Blood sugar concentration, or glucose level, refers to the amount of glucose present in the blood of a human or animal. Normally, in mammals the blood glucose level is maintained at a reference range between about 3.6 and 5.8 mM (mmol/l). It is tightly regulated as a part of metabolic homeostasis.

Mean normal blood glucose levels in humans are about 90 mg/100ml, equivalent to 5mM (mmol/l) (since the molecular weight of glucose, C6H12O6, is about 180 g/mol).
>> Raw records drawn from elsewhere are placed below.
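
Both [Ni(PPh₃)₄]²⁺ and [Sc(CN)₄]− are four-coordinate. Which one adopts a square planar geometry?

[Ni(PPh₃)₄]²⁺

For [Ni(PPh₃)₄]²⁺: Triphenylphosphine is neutral; balancing the +2 overall charge requires Ni(II). Ni sits in group 10, so the d-electron count is 10 − 2 = 8. Triphenylphosphine is a strong-field ligand (high in the spectrochemical series). A 3d d⁸ ion with strong-field ligands gains enough CFSE to favour square planar over tetrahedral. → square planar.
For [Sc(CN)₄]−: Ligand charges: each cyanide is −1. With an overall charge of −1 the scandium centre must be in the +3 oxidation state. Sc sits in group 3, so the d-electron count is 3 − 3 = 0. A d⁰ ion has no crystal-field stabilisation preference between square planar and tetrahedral, so four ligands adopt the sterically favoured tetrahedral geometry. → tetrahedral.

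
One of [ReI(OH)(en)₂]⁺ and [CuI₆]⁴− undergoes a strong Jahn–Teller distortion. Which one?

[ReI(OH)(en)₂]⁺: Ligand charges: each iodide is −1; each hydroxide is −1; ethylenediamine is neutral. With an overall charge of +1 the rhenium centre must be in the +3 oxidation state. Rhenium is a group-7 element; Re(III) is therefore d⁴. A 5d ion has a large Δₒ and is invariably low-spin. The d⁴ configuration leaves the e_g set evenly filled (or empty) — no strong Jahn–Teller driving force.
[CuI₆]⁴−: Summing ligand charges against the −4 overall charge gives an oxidation state of +2 for copper. Group 11 minus oxidation state 2 gives a d⁹ configuration. The t₂g⁶e_g³ configuration has an unevenly filled e_g set; the Jahn–Teller theorem predicts a tetragonal distortion (typically axial elongation) to lift the degeneracy.

[CuI₆]⁴−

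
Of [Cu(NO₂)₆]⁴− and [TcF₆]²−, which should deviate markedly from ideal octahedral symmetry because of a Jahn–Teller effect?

[Cu(NO₂)₆]⁴−: Ligand charges: each nitro (N-bound nitrite) is −1. With an overall charge of −4 the copper centre must be in the +2 oxidation state. Group 11 minus oxidation state 2 gives a d⁹ configuration. The t₂g⁶e_g³ configuration has an unevenly filled e_g set; the Jahn–Teller theorem predicts a tetragonal distortion (typically axial elongation) to lift the degeneracy.
[TcF₆]²−: Summing ligand charges against the −2 overall charge gives an oxidation state of +4 for technetium. Technetium is a group-7 element; Tc(IV) is therefore d³. The d³ configuration leaves the e_g set evenly filled (or empty) — no strong Jahn–Teller driving force.

[Cu(NO₂)₆]⁴−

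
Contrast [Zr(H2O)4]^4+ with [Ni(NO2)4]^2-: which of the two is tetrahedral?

[Zr(H2O)4]^4+

For [Zr(H2O)4]^4+: Ligand charges: water is neutral. With an overall charge of +4 the zirconium centre must be in the +4 oxidation state. Zirconium is a group-4 element; Zr(IV) is therefore d⁰. A d⁰ ion has no crystal-field stabilisation preference between square planar and tetrahedral, so four ligands adopt the sterically favoured tetrahedral geometry. → tetrahedral.
For [Ni(NO2)4]^2-: Ligand charges: each nitro (N-bound nitrite) is −1. With an overall charge of −2 the nickel centre must be in the +2 oxidation state. Nickel is a group-10 element; Ni(II) is therefore d⁸. Nitro (N-bound nitrite) is a strong-field ligand (high in the spectrochemical series). A 3d d⁸ ion with strong-field ligands gains enough CFSE to favour square planar over tetrahedral. → square planar.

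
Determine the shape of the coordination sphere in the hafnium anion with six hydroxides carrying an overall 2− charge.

octahedral

Summing ligand charges against the −2 overall charge gives an oxidation state of +4 for hafnium.
Hf sits in group 4, so the d-electron count is 4 − 4 = 0.
With 6 monodentate ligands the coordination number is 6.
Six donors around a single metal centre give an octahedral coordination sphere.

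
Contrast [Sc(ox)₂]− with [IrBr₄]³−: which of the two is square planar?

For [Sc(ox)₂]−: Each oxalate is −2; balancing the −1 overall charge requires Sc(III). Scandium is a group-3 element; Sc(III) is therefore d⁰. A d⁰ ion has no crystal-field stabilisation preference between square planar and tetrahedral, so four ligands adopt the sterically favoured tetrahedral geometry. → tetrahedral.
For [IrBr₄]³−: Ligand charges: each bromide is −1. With an overall charge of −3 the iridium centre must be in the +1 oxidation state. Ir sits in group 9, so the d-electron count is 9 − 1 = 8. A 5d d⁸ ion has a large crystal-field splitting; square planar leaves the high-energy d_{x²−y²} orbital empty and maximises CFSE. → square planar.

[IrBr₄]³−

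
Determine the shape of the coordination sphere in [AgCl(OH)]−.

linear

Each chloride is −1; each hydroxide is −1; balancing the −1 overall charge requires Ag(I).
Silver is a group-11 element; Ag(I) is therefore d¹⁰.
With 2 monodentate ligands the coordination number is 2.
A d¹⁰ ion with only two ligands adopts a linear arrangement (sp hybridisation; no CFSE preference).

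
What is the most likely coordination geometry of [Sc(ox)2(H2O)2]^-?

Each oxalate is −2; water is neutral; balancing the −1 overall charge requires Sc(III).
Group 3 minus oxidation state 3 gives a d⁰ configuration.
Counting donor atoms: 2×oxalate (bidentate) → 4 donors; 2×water (monodentate) → 2 donors. Coordination number = 6.
Six donors around a single metal centre give an octahedral coordination sphere.

octahedral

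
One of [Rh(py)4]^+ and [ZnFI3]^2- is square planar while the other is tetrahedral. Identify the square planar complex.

For [Rh(py)4]^+: Pyridine is neutral; balancing the +1 overall charge requires Rh(I). Rh sits in group 9, so the d-electron count is 9 − 1 = 8. A 4d d⁸ ion has a large crystal-field splitting; square planar leaves the high-energy d_{x²−y²} orbital empty and maximises CFSE. → square planar.
For [ZnFI3]^2-: Summing ligand charges against the −2 overall charge gives an oxidation state of +2 for zinc. Zinc is a group-12 element; Zn(II) is therefore d¹⁰. A d¹⁰ ion has no crystal-field stabilisation preference between square planar and tetrahedral, so four ligands adopt the sterically favoured tetrahedral geometry. → tetrahedral.

[Rh(py)4]^+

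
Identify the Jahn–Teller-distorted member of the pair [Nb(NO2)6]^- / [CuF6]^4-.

[CuF6]^4-

[Nb(NO2)6]^-: Ligand charges: each nitro (N-bound nitrite) is −1. With an overall charge of −1 the niobium centre must be in the +5 oxidation state. Niobium is a group-5 element; Nb(V) is therefore d⁰. The d⁰ configuration leaves the e_g set evenly filled (or empty) — no strong Jahn–Teller driving force.
[CuF6]^4-: Summing ligand charges against the −4 overall charge gives an oxidation state of +2 for copper. Group 11 minus oxidation state 2 gives a d⁹ configuration. The t₂g⁶e_g³ configuration has an unevenly filled e_g set; the Jahn–Teller theorem predicts a tetragonal distortion (typically axial elongation) to lift the degeneracy.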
The total amount of glucose normally in circulating human blood is therefore about 3.3 to 7g (assuming an ordinary adult blood volume of 5 litres, plausible for an average adult male). Glucose levels rise after meals for an hour or two by a few grams and are usually lowest in the morning, before the first meal of the day. Transported via the bloodstream from the intestines or liver to body cells, Glucose is the primary source of energy for body's cells, fats and oils (ie, lipids) being primarily a compact energy store.

Failure to maintain blood glucose in the normal range leads to conditions of persistently high (hyperglycemia) or low (hypoglycemia) blood sugar. Diabetes mellitus, characterized by persistent hyperglycemia from any of several causes, is the most prominent disease related to failure of blood sugar regulation.